Different levels in presentation templates
A “presentation template” is usually a PowerPoint file that new employees receive on their first they of work. There is more to a presentation template I think.
Your corporate visual communication style/culture
Consulting firms: lots of complicated diagrams and frameworks, meant for solving a problem rather than presenting
Investment banks: dense text and tables with graphs, meant for reading rather than presenting
Consumer goods company: product packaging shots and bullets
University: list of bullets
Etc. etc.
The actual software file that holds the basis layouts, logo, and colours (this is the one you get on the first day of your employment)
Running versions of important presentation documents that get constantly updated and tweaked
Sales presentations, each for a different lead or a different customer segment
Quarterly results presentations with - well - different quarterly results
Strategic planning presentations, each one for a different product group
Etc. etc.
Most of the day-to-day presentation work in companies is in step 3, the tweaking of existing documents to update it for the latest sales meeting or board meeting. These presentations are in fact the “templates”, not the empty file.

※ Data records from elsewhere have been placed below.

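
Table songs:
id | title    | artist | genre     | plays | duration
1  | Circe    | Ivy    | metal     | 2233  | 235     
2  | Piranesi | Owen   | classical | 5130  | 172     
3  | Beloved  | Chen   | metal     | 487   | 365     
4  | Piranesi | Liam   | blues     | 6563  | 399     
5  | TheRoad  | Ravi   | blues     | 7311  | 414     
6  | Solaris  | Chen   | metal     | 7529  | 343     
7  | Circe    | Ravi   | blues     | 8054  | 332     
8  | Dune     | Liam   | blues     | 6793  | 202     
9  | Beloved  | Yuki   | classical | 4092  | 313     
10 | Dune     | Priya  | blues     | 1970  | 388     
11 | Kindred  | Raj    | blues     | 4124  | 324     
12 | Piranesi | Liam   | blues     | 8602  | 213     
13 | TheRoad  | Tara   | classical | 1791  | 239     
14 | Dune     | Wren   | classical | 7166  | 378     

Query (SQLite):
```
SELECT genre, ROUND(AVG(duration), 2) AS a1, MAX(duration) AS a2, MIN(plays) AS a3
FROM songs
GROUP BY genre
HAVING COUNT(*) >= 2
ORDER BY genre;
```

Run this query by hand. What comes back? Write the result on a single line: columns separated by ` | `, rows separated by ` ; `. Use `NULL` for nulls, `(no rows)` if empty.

blues | 324.57 | 414 | 1970 ; classical | 275.5 | 378 | 1791 ; metal | 314.33 | 365 | 487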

In most presentation design software the tweaking of an existing slide is tricky and over time a slide degrades after many iterations where users insert the wrong fonts, colours, and trip up a decent slide layout that worked for 5 boxes, but not for 6. (“Template rot”).
The above is true for both existing corporate presentations and shiny new templates purchased online. The latter look amazing fresh off the press, but it shows when a non-designer tried to fit it to her needs.
With SlideMagic we are trying to fix this. Make it easy to create decent looking presentations from scratch, but even more importantly, make it super easy to tweak this presentations, keeping everything aligned on an brand.